Monday, 29 March 2010

Planaria

In murky ponds your flattened lengths you hide,
Your heads like tender diamonds gazing dim
'Long logs you use as cover for your slim
And soft bodies, your vision feeble-eyed.
Your race's many members creep in streams
Around this world, yet we the treading swains,
Whose errors cut upon you ample pain,
Do little know your cross-eyed, broken dreams.
Yet every brokenness will yield another
You, from your wound; each fragment blooms into
A separate self. A cloven head's now two
That share a body branching. Quarrels mother
You clones who split your lengths by pulling free;
You worms will grow through love--and injury.

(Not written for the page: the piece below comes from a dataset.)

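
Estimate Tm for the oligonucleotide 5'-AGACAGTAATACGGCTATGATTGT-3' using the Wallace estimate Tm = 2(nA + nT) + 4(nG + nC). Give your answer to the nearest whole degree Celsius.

Base counts: A=8, T=7, G=6, C=3 (length 24).
Tm = 2·(8+7) + 4·(6+3) = 2·15 + 4·9 = 30 + 36 = 66°C.

66°C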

Yup. Planaria are funny little critters.

This is more emphatically a draft than usual. If anyone is out there, interested in contributing, I have a question: do you prefer the fourth line as it is, or would you prefer to see it, "And soft bodies, with tiny muscles filled inside."? Further, would the twelfth line be better as it is, or rendered, "That share a branching body."? Other critiques also welcome.
I had wanted to do more with this, but I often find that sonnets hold less than I anticipate they will, so I have to make due. Perhaps I could write another planaria sonnet, one that should follow immediately after in the sequence, which discusses how sexual reproduction is more genetically beneficial than asexual reproduction... and, yet, asexual reproduction seems to directly benefit those planaria who get injured, since they reproduce their genes exactly. It might be worth another sonnet.
Actually, an aubadina might work well for this subject. Shame it's not a real tradition.